During high school, when I had watched the groups of giggling teenage girls in the cafeteria, or
the couples walking through the courtyard hand-in-hand, or even the kids on my street piling into cars and going various places together, it hadn’t bothered me. I would watch them without dwelling, without wishing I was one of them, and then go back to work. There was time for that, I would tell myself. That could be me if I wanted it to be, I would reassure myself.
But even if I’d suddenly decided I wanted to be a part of the fun, I wouldn’t have known how. I was too shy to approach the popular girls, and the boys didn’t give me a second glance. I realized now that they ignored me because I wanted them to.

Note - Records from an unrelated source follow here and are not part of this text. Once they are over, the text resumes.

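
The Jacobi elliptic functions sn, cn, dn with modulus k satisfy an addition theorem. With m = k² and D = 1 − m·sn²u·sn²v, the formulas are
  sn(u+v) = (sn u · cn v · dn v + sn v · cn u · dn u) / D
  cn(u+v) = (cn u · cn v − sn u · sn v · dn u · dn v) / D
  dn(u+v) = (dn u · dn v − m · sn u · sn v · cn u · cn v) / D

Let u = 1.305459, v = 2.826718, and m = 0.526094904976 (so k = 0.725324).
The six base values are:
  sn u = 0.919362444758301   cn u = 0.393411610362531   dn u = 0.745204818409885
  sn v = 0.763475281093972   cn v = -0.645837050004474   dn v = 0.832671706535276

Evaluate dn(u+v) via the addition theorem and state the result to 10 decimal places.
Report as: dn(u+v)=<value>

m = k² = 0.526094904976
D = 1 − m·sn²u·sn²v = 0.7408044295740704
dn(u+v) = (dn u·dn v − m·sn u·sn v·cn u·cn v)/D = 0.7143354041967585/0.7408044295740704 = 0.9642698878129948

dn(u+v)=0.9642698878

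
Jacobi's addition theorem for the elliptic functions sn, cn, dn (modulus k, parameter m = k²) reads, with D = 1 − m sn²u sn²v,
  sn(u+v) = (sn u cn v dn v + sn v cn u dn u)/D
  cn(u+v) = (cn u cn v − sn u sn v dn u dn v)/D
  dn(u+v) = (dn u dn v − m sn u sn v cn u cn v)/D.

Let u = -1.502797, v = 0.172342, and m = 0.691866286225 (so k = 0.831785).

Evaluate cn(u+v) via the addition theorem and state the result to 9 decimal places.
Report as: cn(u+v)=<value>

cn(u+v)=0.418438253

sn u = -0.9484615890044773, cn u = 0.3168921175780522, dn u = 0.6145008959881966
sn v = 0.1709125994884689, cn v = 0.9852861936189374, dn v = 0.9898433276015242
m = k² = 0.691866286225
D = 1 − m·sn²u·sn²v = 0.9818193325687448
cn(u+v) = (cn u·cn v − sn u·sn v·dn u·dn v)/D = 0.4108307661210217/0.9818193325687448 = 0.4184382528363549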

I had spent so long trying to be invisible, trying to just fade into the background so I could get my work done, get ahead, get good grades, that I really had become invisible, even to myself in a way.
I had defined myself as the solid girl who cared more about school than partying, and when it all fell apart, the definition fell apart with it.
The sound of a car door slamming outside drew me out of my haze and back to reality. When I heard Daisy’s and Sam’s voices outside, I blinked hard, clearing all the old memories from my mind.
Things were different now. The definition of the girl I had been didn’t apply anymore, and hadn’t ever since I’d arrived in Riverview that spring. I wasn’t the same lost girl, unaware of the world around me, and hiding myself from it. I wasn’t missing out anymore—I had friends, a boyfriend, people I loved who loved me back.
I’d had more fun in the past five months than I’d had in the past five years. I had absolutely no reason to regret the person I’d been, because now I was the person I wanted to be. I was making a life for myself, and learning what I wanted from it. I wanted Riverview, I wanted Nicholas, I wanted Daisy and Sam and Vince and Maggie, and never-ending blue sky days.
I still had so much to learn, but I was no longer afraid. I knew many people feared becoming dependent on others because they thought it would mean losing a part of themselves, or giving up control. I had become dependent on Nicholas and Daisy, but I hadn’t lost a part of myself; instead I’d found myself, discovered parts of myself I hadn’t known existed.